Into the oven at 450F it went, and about 12 minutes later, gasping, I edged it out and clunked it down on my stovetop.  Lacking arugula, I sprinkled baby leaves of basil atop the whole thing.

It looked glorious.  The crust was crunchy on the bottom, the cheese was golden and bubbling, the prosciutto had crinkled and crisped, and the figs were these dark, seeded pockets of mystery.

We ate.  We ate more.  The combination of salty and sweet has been hyped for years now, but that’s because it works.  The sweet onions and tangy, sugary figs balanced the rich creamy funk of the gorgonzola and the perfect saltiness of the prosciutto.  I would have preferred arugula to basil, because the licorice overtones of basil weren’t the perfect match, but the fresh greenness was definitely welcome.

I would never have thought of figs on pizza, but I would urge you to try them in this combination (or just figs and prosciutto, I won’t tell).  Sliced thin, they warmed in the oven and just started to create their own glassy brulée atop their honeyed interiors.  With chewy dough, creamy bubbling cheese, crisp-chewy ham, soft sweet onions, the crunch of the little seeds inside each slice of fig, popping between the teeth and tickling the taste buds, was the perfect final flavor of each bite.

This would be perfect enjoyed with a crisp, semi-dry white wine, though the beer we drank with it was just fine.  It is supposed to be simple fare, after all.

Summer comfort food

The woman at right is my Aunt Nancy.

Just below her is one of the many, many reasons I love her.

My slow-cooker and I have a Machiavellian relationship.
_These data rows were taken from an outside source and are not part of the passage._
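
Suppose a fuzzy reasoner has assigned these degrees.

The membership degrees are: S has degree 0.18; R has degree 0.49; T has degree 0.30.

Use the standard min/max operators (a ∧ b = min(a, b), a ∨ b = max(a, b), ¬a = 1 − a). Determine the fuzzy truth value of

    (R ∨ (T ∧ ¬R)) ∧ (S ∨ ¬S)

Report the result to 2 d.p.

¬R = 1 − 0.49 = 0.51
T ∧ ¬R = min(a, b) on (0.30, 0.51) = 0.30
R ∨ (T ∧ ¬R) = max(a, b) on (0.49, 0.30) = 0.49
¬S = 1 − 0.18 = 0.82
S ∨ ¬S = max(a, b) on (0.18, 0.82) = 0.82
(R ∨ (T ∧ ¬R)) ∧ (S ∨ ¬S) = min(a, b) on (0.49, 0.82) = 0.49

0.49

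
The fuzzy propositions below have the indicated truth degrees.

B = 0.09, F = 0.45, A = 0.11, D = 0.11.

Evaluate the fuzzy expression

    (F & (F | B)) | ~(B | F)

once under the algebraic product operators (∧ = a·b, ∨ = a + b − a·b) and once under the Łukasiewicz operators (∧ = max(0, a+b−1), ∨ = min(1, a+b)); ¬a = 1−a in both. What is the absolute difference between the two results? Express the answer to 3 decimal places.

Under algebraic product:
  F | B = a + b − a·b on (0.4500, 0.0900) = 0.4995
  F & (F | B) = a·b on (0.4500, 0.4995) = 0.2248
  B | F = a + b − a·b on (0.0900, 0.4500) = 0.4995
  ~(B | F) = 1 − 0.4995 = 0.5005
  (F & (F | B)) | ~(B | F) = a + b − a·b on (0.2248, 0.5005) = 0.6128
  → value = 0.6128
Under Łukasiewicz:
  F | B = min(1, a+b) on (0.45, 0.09) = 0.54
  F & (F | B) = max(0, a+b−1) on (0.45, 0.54) = 0.00
  B | F = min(1, a+b) on (0.09, 0.45) = 0.54
  ~(B | F) = 1 − 0.54 = 0.46
  (F & (F | B)) | ~(B | F) = min(1, a+b) on (0.00, 0.46) = 0.46
  → value = 0.4600
|0.6128 − 0.4600| = 0.153

0.153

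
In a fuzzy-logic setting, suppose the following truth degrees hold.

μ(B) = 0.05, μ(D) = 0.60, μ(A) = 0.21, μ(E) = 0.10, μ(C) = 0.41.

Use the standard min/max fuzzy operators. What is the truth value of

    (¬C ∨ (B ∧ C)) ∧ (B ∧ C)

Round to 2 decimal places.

¬C = 1 − 0.41 = 0.59
B ∧ C = min(a, b) on (0.05, 0.41) = 0.05
¬C ∨ (B ∧ C) = max(a, b) on (0.59, 0.05) = 0.59
B ∧ C = min(a, b) on (0.05, 0.41) = 0.05
(¬C ∨ (B ∧ C)) ∧ (B ∧ C) = min(a, b) on (0.59, 0.05) = 0.05

0.05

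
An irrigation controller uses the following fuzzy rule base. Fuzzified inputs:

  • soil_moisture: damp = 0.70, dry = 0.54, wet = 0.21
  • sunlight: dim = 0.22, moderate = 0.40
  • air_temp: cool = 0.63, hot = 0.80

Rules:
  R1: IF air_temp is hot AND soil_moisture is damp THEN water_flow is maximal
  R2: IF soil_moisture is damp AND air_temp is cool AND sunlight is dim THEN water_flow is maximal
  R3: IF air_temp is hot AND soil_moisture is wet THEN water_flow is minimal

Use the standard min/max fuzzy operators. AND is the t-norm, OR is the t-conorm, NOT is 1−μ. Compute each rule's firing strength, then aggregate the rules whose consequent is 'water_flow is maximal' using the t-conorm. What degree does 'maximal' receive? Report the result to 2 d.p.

0.70

R1: hot=0.80, damp=0.70; AND[min(a, b)] → w = 0.70
R2: damp=0.70, cool=0.63, dim=0.22; AND[min(a, b)] → w = 0.22
R3: hot=0.80, wet=0.21; AND[min(a, b)] → w = 0.21
Rules with consequent 'maximal': {R1, R2} → strengths 0.70, 0.22
Aggregate via t-conorm [max(a, b)]: 0.70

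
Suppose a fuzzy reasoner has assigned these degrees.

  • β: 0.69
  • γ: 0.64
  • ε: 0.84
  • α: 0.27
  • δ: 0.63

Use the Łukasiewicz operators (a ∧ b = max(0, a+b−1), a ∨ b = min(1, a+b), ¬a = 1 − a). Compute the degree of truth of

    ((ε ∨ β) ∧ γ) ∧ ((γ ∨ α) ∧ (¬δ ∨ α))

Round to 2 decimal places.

ε ∨ β = min(1, a+b) on (0.84, 0.69) = 1.00
(ε ∨ β) ∧ γ = max(0, a+b−1) on (1.00, 0.64) = 0.64
γ ∨ α = min(1, a+b) on (0.64, 0.27) = 0.91
¬δ = 1 − 0.63 = 0.37
¬δ ∨ α = min(1, a+b) on (0.37, 0.27) = 0.64
(γ ∨ α) ∧ (¬δ ∨ α) = max(0, a+b−1) on (0.91, 0.64) = 0.55
((ε ∨ β) ∧ γ) ∧ ((γ ∨ α) ∧ (¬δ ∨ α)) = max(0, a+b−1) on (0.64, 0.55) = 0.19

0.19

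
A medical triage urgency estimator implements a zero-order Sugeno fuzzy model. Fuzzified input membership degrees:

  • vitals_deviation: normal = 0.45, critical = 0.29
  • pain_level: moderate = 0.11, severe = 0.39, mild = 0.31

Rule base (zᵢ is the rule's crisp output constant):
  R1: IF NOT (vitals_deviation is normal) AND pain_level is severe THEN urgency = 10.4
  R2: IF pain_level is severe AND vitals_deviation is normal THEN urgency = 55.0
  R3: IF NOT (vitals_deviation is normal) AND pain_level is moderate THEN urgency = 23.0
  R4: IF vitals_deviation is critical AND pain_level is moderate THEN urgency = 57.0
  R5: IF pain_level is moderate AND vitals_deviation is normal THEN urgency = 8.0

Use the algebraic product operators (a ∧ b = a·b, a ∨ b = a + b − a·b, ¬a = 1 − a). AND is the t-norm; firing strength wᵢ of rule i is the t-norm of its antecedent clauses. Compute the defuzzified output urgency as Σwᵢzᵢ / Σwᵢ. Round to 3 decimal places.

R1 (z=10.4): ¬normal=1−0.45=0.55, severe=0.39; AND[a·b] → w = 0.2145
R2 (z=55.0): severe=0.39, normal=0.45; AND[a·b] → w = 0.1755
R3 (z=23.0): ¬normal=1−0.45=0.55, moderate=0.11; AND[a·b] → w = 0.0605
R4 (z=57.0): critical=0.29, moderate=0.11; AND[a·b] → w = 0.0319
R5 (z=8.0): moderate=0.11, normal=0.45; AND[a·b] → w = 0.0495
Weighted average = (0.2145·10.4 + 0.1755·55.0 + 0.0605·23.0 + 0.0319·57.0 + 0.0495·8.0) / (0.2145 + 0.1755 + 0.0605 + 0.0319 + 0.0495)
  = 15.4891 / 0.5319 = 29.120

29.120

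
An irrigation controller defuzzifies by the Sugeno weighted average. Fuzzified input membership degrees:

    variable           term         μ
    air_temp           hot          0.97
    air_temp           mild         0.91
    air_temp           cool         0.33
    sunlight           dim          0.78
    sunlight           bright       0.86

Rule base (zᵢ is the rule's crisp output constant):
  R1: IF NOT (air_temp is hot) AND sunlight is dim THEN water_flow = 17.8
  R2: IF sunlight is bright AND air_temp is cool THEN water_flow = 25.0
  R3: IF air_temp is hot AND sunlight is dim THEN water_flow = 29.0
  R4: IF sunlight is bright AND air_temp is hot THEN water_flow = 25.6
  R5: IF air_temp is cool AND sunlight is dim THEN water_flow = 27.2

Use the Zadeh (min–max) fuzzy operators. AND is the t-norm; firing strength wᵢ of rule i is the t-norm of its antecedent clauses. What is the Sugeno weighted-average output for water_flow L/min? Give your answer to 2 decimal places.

26.78

R1 (z=17.8): ¬hot=1−0.97=0.03, dim=0.78; AND[min(a, b)] → w = 0.03
R2 (z=25.0): bright=0.86, cool=0.33; AND[min(a, b)] → w = 0.33
R3 (z=29.0): hot=0.97, dim=0.78; AND[min(a, b)] → w = 0.78
R4 (z=25.6): bright=0.86, hot=0.97; AND[min(a, b)] → w = 0.86
R5 (z=27.2): cool=0.33, dim=0.78; AND[min(a, b)] → w = 0.33
Weighted average = (0.03·17.8 + 0.33·25.0 + 0.78·29.0 + 0.86·25.6 + 0.33·27.2) / (0.03 + 0.33 + 0.78 + 0.86 + 0.33)
  = 62.3960 / 2.3300 = 26.78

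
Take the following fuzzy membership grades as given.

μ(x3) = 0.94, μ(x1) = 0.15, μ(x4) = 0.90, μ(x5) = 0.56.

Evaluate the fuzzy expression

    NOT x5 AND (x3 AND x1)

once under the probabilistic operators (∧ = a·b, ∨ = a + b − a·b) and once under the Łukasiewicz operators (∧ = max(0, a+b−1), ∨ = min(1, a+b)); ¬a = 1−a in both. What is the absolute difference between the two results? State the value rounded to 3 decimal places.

Under probabilistic:
  NOT x5 = 1 − 0.5600 = 0.4400
  x3 AND x1 = a·b on (0.9400, 0.1500) = 0.1410
  NOT x5 AND (x3 AND x1) = a·b on (0.4400, 0.1410) = 0.0620
  → value = 0.0620
Under Łukasiewicz:
  NOT x5 = 1 − 0.56 = 0.44
  x3 AND x1 = max(0, a+b−1) on (0.94, 0.15) = 0.09
  NOT x5 AND (x3 AND x1) = max(0, a+b−1) on (0.44, 0.09) = 0.00
  → value = 0.0000
|0.0620 − 0.0000| = 0.062

0.062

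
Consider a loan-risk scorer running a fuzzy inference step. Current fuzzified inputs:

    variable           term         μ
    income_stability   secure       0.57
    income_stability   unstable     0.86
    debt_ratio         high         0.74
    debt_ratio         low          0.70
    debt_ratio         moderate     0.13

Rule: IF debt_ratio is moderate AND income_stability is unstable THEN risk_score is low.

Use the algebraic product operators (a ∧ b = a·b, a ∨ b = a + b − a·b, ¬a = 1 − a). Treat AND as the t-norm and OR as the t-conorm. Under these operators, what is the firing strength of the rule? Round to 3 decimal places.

0.112

firing strength: moderate=0.13, unstable=0.86; AND[a·b] → w = 0.1118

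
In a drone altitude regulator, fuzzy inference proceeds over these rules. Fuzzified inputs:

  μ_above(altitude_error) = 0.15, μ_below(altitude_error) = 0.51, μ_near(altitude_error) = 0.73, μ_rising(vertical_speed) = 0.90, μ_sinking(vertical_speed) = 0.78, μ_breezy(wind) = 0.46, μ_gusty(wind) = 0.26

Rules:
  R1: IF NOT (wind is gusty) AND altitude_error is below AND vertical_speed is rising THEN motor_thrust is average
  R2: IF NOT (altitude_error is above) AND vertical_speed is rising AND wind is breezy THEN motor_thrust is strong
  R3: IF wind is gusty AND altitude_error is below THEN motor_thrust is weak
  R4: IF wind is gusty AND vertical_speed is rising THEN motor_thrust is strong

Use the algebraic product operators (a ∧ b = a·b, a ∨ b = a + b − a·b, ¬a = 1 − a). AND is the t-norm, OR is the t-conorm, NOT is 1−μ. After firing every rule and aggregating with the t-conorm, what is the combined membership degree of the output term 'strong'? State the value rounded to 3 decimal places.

R1: ¬gusty=1−0.26=0.74, below=0.51, rising=0.90; AND[a·b] → w = 0.3397
R2: ¬above=1−0.15=0.85, rising=0.90, breezy=0.46; AND[a·b] → w = 0.3519
R3: gusty=0.26, below=0.51; AND[a·b] → w = 0.1326
R4: gusty=0.26, rising=0.90; AND[a·b] → w = 0.2340
Rules with consequent 'strong': {R2, R4} → strengths 0.3519, 0.2340
Aggregate via t-conorm [a + b − a·b]: 0.5036

0.504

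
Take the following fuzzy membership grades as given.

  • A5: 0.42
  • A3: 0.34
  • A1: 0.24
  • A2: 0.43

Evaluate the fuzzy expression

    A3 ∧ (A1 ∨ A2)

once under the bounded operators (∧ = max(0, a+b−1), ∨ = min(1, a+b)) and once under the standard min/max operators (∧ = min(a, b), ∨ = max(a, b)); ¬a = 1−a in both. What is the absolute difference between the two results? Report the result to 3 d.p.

0.330

Under bounded:
  A1 ∨ A2 = min(1, a+b) on (0.24, 0.43) = 0.67
  A3 ∧ (A1 ∨ A2) = max(0, a+b−1) on (0.34, 0.67) = 0.01
  → value = 0.0100
Under standard min/max:
  A1 ∨ A2 = max(a, b) on (0.24, 0.43) = 0.43
  A3 ∧ (A1 ∨ A2) = min(a, b) on (0.34, 0.43) = 0.34
  → value = 0.3400
|0.0100 − 0.3400| = 0.330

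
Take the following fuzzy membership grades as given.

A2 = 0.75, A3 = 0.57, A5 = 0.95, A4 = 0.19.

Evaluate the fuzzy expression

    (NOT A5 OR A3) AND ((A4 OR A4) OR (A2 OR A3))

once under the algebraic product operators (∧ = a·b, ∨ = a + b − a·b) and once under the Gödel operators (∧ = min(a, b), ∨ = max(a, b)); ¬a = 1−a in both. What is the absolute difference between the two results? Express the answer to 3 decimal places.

Under algebraic product:
  NOT A5 = 1 − 0.9500 = 0.0500
  NOT A5 OR A3 = a + b − a·b on (0.0500, 0.5700) = 0.5915
  A4 OR A4 = a + b − a·b on (0.1900, 0.1900) = 0.3439
  A2 OR A3 = a + b − a·b on (0.7500, 0.5700) = 0.8925
  (A4 OR A4) OR (A2 OR A3) = a + b − a·b on (0.3439, 0.8925) = 0.9295
  (NOT A5 OR A3) AND ((A4 OR A4) OR (A2 OR A3)) = a·b on (0.5915, 0.9295) = 0.5498
  → value = 0.5498
Under Gödel:
  NOT A5 = 1 − 0.95 = 0.05
  NOT A5 OR A3 = max(a, b) on (0.05, 0.57) = 0.57
  A4 OR A4 = max(a, b) on (0.19, 0.19) = 0.19
  A2 OR A3 = max(a, b) on (0.75, 0.57) = 0.75
  (A4 OR A4) OR (A2 OR A3) = max(a, b) on (0.19, 0.75) = 0.75
  (NOT A5 OR A3) AND ((A4 OR A4) OR (A2 OR A3)) = min(a, b) on (0.57, 0.75) = 0.57
  → value = 0.5700
|0.5498 − 0.5700| = 0.020

0.020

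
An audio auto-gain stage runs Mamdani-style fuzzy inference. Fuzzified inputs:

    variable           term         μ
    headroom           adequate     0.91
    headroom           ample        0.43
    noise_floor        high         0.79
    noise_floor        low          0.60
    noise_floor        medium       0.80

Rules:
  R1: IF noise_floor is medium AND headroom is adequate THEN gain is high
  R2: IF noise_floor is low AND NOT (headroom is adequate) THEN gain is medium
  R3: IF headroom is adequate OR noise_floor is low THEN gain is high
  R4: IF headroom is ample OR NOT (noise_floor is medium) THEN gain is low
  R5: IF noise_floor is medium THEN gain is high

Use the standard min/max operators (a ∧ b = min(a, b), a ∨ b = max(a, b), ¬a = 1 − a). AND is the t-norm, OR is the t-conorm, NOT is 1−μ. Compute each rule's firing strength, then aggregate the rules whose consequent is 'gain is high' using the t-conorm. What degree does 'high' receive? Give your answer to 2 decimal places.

R1: medium=0.80, adequate=0.91; AND[min(a, b)] → w = 0.80
R2: low=0.60, ¬adequate=1−0.91=0.09; AND[min(a, b)] → w = 0.09
R3: adequate=0.91, low=0.60; OR[max(a, b)] → w = 0.91
R4: ample=0.43, ¬medium=1−0.80=0.20; OR[max(a, b)] → w = 0.43
R5: medium=0.80 → w = 0.80
Rules with consequent 'high': {R1, R3, R5} → strengths 0.80, 0.91, 0.80
Aggregate via t-conorm [max(a, b)]: 0.91

0.91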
I want desperately to love it, but I fear it. My reasoning for this is, like many of my food fears, mostly irrational. Shortly after acquiring said slow-cooker, I created a disappointingly leathery pot roast. From that day forth until two or three nights ago, I’ve been wary of the beast, and it has sat in a cabinet. However, a few days ago I embarked on Nancy’s slow-cooker baked beans recipe that I’ve adored and coveted for a number of years now, and I can say with surety that I’m no longer afraid (I think), as it came out perfectly.

The mixture of beans is great, and despite the 6 hours of cooking time, they keep their texture very well. Imagine the little bowl of frijoles de la olla that you get as a side at some TexMex places. Though our baked beans do not remotely resemble those frijoles in taste, the final texture is fairly similar. The beans hold their shape, but the liquid ingredients create a kind of mix between a sauce and a glaze, and somehow hold the beans in a kind of suspended animation of glory.

Nancy’s Crockpot Baked Beans:

1 can baked beans (all cans between 14-16oz).

1 can lima beans

1 can butter beans

1 can kidney beans, rinsed

½ lb. bacon, cut up and fried

1 large onion, sautéed in bacon grease

1 c ketchup

1½ – 2 c brown sugar

2 tsp vinegar

Drain and rinse lima, butter, and kidney beans only (baked bean liquid is necessary for the sauce). Mix all ingredients together. Either cook in a slow cooker for about 6 hours (add a ladle of water if they seem dry), or bake in the oven in a 2 qt casserole at 350o for 1 hour.

I’ve thought about ways you might amend this recipe to be vegetarian, and I think it just wouldn’t be as good. The bacon adds necessary elements of flavor. The sauce becomes quite sweet from the ketchup and brown sugar, and though bacon can also be somewhat sweet, the meaty flavor does contribute something to the finished product, cutting through the starchy beans and the syrupy sauce. Maybe it’s a smokiness that the beans can’t quite develop sans pork product. In any case, the closest I’ve come so far to developing a theoretical veggie version is maybe experimenting with flavored vinegars, rather than the standard white.

In any case, the final result according to the recipe is a bubbling mass of sweet, protein-packed goodness. It’s like edible magma that warms you up from inside. In a way, the flavor reminds me a little bit of that sweet red bean paste that sometimes comes in steamed buns. I served this with sautéed cabbage and peppercorn crusted pork loin. Drool.